Iserlohn Roosters haben ein Problem mit dem Toreschießen

Roosters-Angreifer Michael Halmo scheitert an Schwenningens Torwart Dustin Strahlmeier.

Roosters-Angreifer Michael Halmo scheitert an Schwenningens Torwart Dustin Strahlmeier.

Foto: STEFAN AREND / FUNKE Foto Services

Krefeld.  Am Sonntagabend standen die Iserlohn Roosters mit leeren Händen da. Nach vier Spielen hat sich ein besonderer Schwachpunkt herauskristallisiert.
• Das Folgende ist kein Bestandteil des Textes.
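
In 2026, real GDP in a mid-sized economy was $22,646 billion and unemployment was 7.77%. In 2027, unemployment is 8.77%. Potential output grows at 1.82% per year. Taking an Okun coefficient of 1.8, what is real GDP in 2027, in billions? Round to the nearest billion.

Δu = 8.77 - 7.77 = 1 point.
Okun's law (growth form): g_Y = g_Y* - β × Δu = 1.82 - 1.8 × (1.00) = 1.82 - 1.8 = 0.02%.
Real GDP in the next year = 22646 × (1 + 0.02/100) = 22646 × 1.0002 ≈ 22651 billion.

$22,651 billion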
Jason O’Leary nahm seinen Besten vom Eis. 85 Sekunden waren noch zu spielen, als der Trainer der Iserlohn Roosters alles auf eine Karte setzte und Anthony Peters aus dem Tor beorderte. In Überzahl sollte seine Mannschaft wenigstens noch den Ausgleich schaffen, um mindestens einen Punkt mit auf die Heimreise zu nehmen. Doch O’Learys Plan ging nicht auf – William Besse traf ins leere Roosters-Gehäuse und machte damit die 1:3-Niederlage der Sauerländer gegen die Krefeld Pinguine perfekt.
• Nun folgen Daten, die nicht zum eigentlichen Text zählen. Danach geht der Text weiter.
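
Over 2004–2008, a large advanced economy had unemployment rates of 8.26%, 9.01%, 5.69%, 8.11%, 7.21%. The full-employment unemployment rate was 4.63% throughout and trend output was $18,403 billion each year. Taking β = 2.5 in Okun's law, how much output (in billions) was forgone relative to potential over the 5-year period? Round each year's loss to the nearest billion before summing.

$6,961 billion

Year 2004: gap = -2.5 × (8.26 - 4.63) = -9.075%, loss ≈ 18403 × 9.075/100 ≈ 1670.
Year 2005: gap = -2.5 × (9.01 - 4.63) = -10.95%, loss ≈ 18403 × 10.95/100 ≈ 2015.
Year 2006: gap = -2.5 × (5.69 - 4.63) = -2.65%, loss ≈ 18403 × 2.65/100 ≈ 488.
Year 2007: gap = -2.5 × (8.11 - 4.63) = -8.7%, loss ≈ 18403 × 8.7/100 ≈ 1601.
Year 2008: gap = -2.5 × (7.21 - 4.63) = -6.45%, loss ≈ 18403 × 6.45/100 ≈ 1187.
Total lost output = 1670 + 2015 + 488 + 1601 + 1187 = 6961 billion.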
„Wenn wir schon keine Punkte mitnehmen, nehme ich mir wenigstens ein Wasser mit“, sagte der Trainer der Roosters später kurz vor der Pressekonferenz. Er nahm die zweite Niederlage des Wochenendes nach dem 1:4 daheim gegen die Schwenninger Wild Wings mit Humor. Anschließend analysierte O’Leary punktgenau: „Wir hatten Chancen genug, aber wir schießen zu wenig Tore. Das ist ein Problem.“

Drei Treffer beim Overtime-Sieg gegen Köln, zwei bei der Penalty-Niederlage gegen Straubing und nun jeweils einer gegen Schwenningen und Krefeld – mit diesen sieben Toren gehört die Roosters-Offensive zu den harmlosesten der Liga. Nur Köln traf noch seltener.

„Ein Tor… das kann mal hinhauen, aber generell benötigen wir mehr“, sagte Christian Hommel, Manager der Roosters, bereits am Freitagabend fordernd. Seine Spieler bemühten sich, beim Auswärtsspiel in Krefeld seinen Vorgaben zu entsprechen. Allerdings blieb es nur bei den Bemühungen.

Zwei Gegentore in Unterzahl

Brody Sutter etwa nutzte im ersten Drittel die beste Chance der Gäste nicht. Im Mittelabschnitt lief Michael Halmo alleine auf Pinguine-Torwart Jussi Rynnäs zu – und scheiterte (30. Minute). Außerdem kamen die Sauerländer zu weiteren Chancen, doch alle blieben ungenutzt. Was O’Leary nach der Partie mit der erneuten Feststellung „Unsere Special Teams müssen besser werden“ meinte, zeigten die Gastgeber zuvor. Das Tor von Phillip Bruggisser (10.) zum 1:0 und der fein herauskombinierte Treffer von Chad Costello zum 2:0 (28.) fielen jeweils in Powerplay-Situationen.

Weil Anthony Peters, der wieder im Iserlohner Tor stand, jedoch zahlreiche gute Paraden zeigte, blieben die Sauerländer im Spiel. Aus Peters drittem Einsatz im vierten Spiel zu folgern, er sei die neue Nummer eins der Roosters, sei aber falsch, kommentierte O’Leary. „Auch wenn es jetzt vielleicht komisch klingt, aber wir entscheiden vor dem nächsten Spieltag wieder neu“, sagte er.

Peters’ Paraden und das erste Tor in der Deutschen Eishockey Liga von Youngster Neal Samanski in der 54. Minute sorgten für eine spannende Schlussphase. Samanski schaltete am schnellsten, als Rynnäs die Scheibe nach einem Fernschuss nicht sichern konnte. Sechs Minuten und 53 Sekunden versuchten die Roosters anschließend, mit einer Schlussoffensive noch zum Ausgleich zu kommen. Doch mit der Schlusssirene war das erste Null-Punkte-Wochenende der Saison für die Sauerländer besiegelt.